Tzw. Specjalna Edycja trochę mnie
rozczarowała. Grafika na pierwszy rzut oka wygląda efektownie, ale
jak się lepiej przyjrzeć to wszystko śmierdzi kiepskim
Photoshopem. Wielka szkoda, że autorzy nie skorzystali z grafik,
które posłużyły do oryginalnej wersji (jak to mogło wyglądać
można sobie wyobrazić oglądając tzw. concept art dołączony do
gry jako bonus). Strasznie kiepsko wygląda animacja. Ma jeszcze
mniej klatek niż w oryginale (!!!). Cienko wypadają też komentarze
autorów - trzech tytanów przygodówek Lucasarts (Ron Gilbert, Tim
Schafer, Dave Grossman), które mógłby być największą atrakcją.

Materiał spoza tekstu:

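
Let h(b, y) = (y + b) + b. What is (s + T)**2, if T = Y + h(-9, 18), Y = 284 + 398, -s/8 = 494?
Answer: 10692900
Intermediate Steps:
h(b, y) = y + 2*b (h(b, y) = (b + y) + b = y + 2*b)
s = -3952 (s = -8*494 = -3952)
Y = 682
T = 682 (T = 682 + (18 + 2*(-9)) = 682 + (18 - 18) = 682 + 0 = 682)
(s + T)**2 = (-3952 + 682)**2 = (-3270)**2 = 10692900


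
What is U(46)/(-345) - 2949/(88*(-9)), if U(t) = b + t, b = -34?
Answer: 111989/30360 ≈ 3.6887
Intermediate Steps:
U(t) = -34 + t
U(46)/(-345) - 2949/(88*(-9)) = (-34 + 46)/(-345) - 2949/(88*(-9)) = 12*(-1/345) - 2949/(-792) = -4/115 - 2949*(-1/792) = -4/115 + 983/264 = 111989/30360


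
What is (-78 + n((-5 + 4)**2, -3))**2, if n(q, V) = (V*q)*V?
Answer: 4761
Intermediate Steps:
n(q, V) = q*V**2
(-78 + n((-5 + 4)**2, -3))**2 = (-78 + (-5 + 4)**2*(-3)**2)**2 = (-78 + (-1)**2*9)**2 = (-78 + 1*9)**2 = (-78 + 9)**2 = (-69)**2 = 4761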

Jakieś takie nieprzygotowane, nieskupione i do tego pomijają
rzeczy, ewidentnie proszące o parę słów . Ech... Może na 40
lecie? ; )
Niezłym bajerem jest natomiast
możliwość zupełnie płynnego przechodzenia między nową wersją
a starą. Naprawdę szkoda, że ta ostatnia cierpi na taką koszmarną
pikselozę (gorsza niż pamiętam, czy na Amidze też tak to
wyglądało?). Oryginalne grafiki są bardziej klimatyczne i chyba
też mroczniejsze.
Zostawiając na boku specjalną edycję,
muszę stwierdzić, że sama gra do dziś naprawdę rządzi i w ogóle
się nie zestarzała. Znacznie lepiej zniosła upływ czasu niż inne
przygodówkowe przeboje z tamtych czasów: Sam & Max Hit the
Road, Day of The Tentacle czy sierrowe questy różnej maści.
Dialogi po prostu porywają... Główny bohater - Guybrush
Threepwood - amoralna fajtłapa o dobrym sercu (ale bez przesady :)
to jedna z najbardziej charyzmatycznych postaci jakie gry komputerowe
widziały.
Monkey Island 2 obok pierwszej części
- The Secret of Monkey Island stawiam obok dokonań Monty Pythona. To
jest równie wysoki poziom absurdalnego humoru. Rzecz absolutnie
kultowa. Nie będę się na ten temat już rozpisywał, bo
siedziałbym nad tym postem godzinami... Kto nie wierzy niech poczyta
w sieci.
Tak wyglądała stara wersja. Na Amidze mieściła się na 11 dyskietkach. Jak ktoś nie miał twardego dysku (jak ja), to sobie wachlował... |
PS
Załączone screeny przedstawiają
jedną z moich ulubionych scen w MI2. Aby ukraść klucz do
cmentarnej krypty należy skłonić Stana, właściciela z zakładu z
używanymi trumnami do tego, aby zademonstrował nam zalety produktu
i wskoczył do jednej z nich. Potem zamykamy nad gościem wieko i
zabijamy je gwoździami... Pa pa, Stan!
PS 2 Lucasarts chyba trafił z tymi
remake'ami staroci, bo właśnie się dowiedziałem, że będzie nowa
(już zresztą druga) wersja innego klasyka przygodówek, tym razem
konkurencyjnej Sierry: Leisure Suit Larry in the Land of Lounge
Lizards - zwanego też po prostu Larry 1. To zdecydowanie moja
ulubiona część tego cyklu... Mam nadzieję, że to dojdzie do
skutku.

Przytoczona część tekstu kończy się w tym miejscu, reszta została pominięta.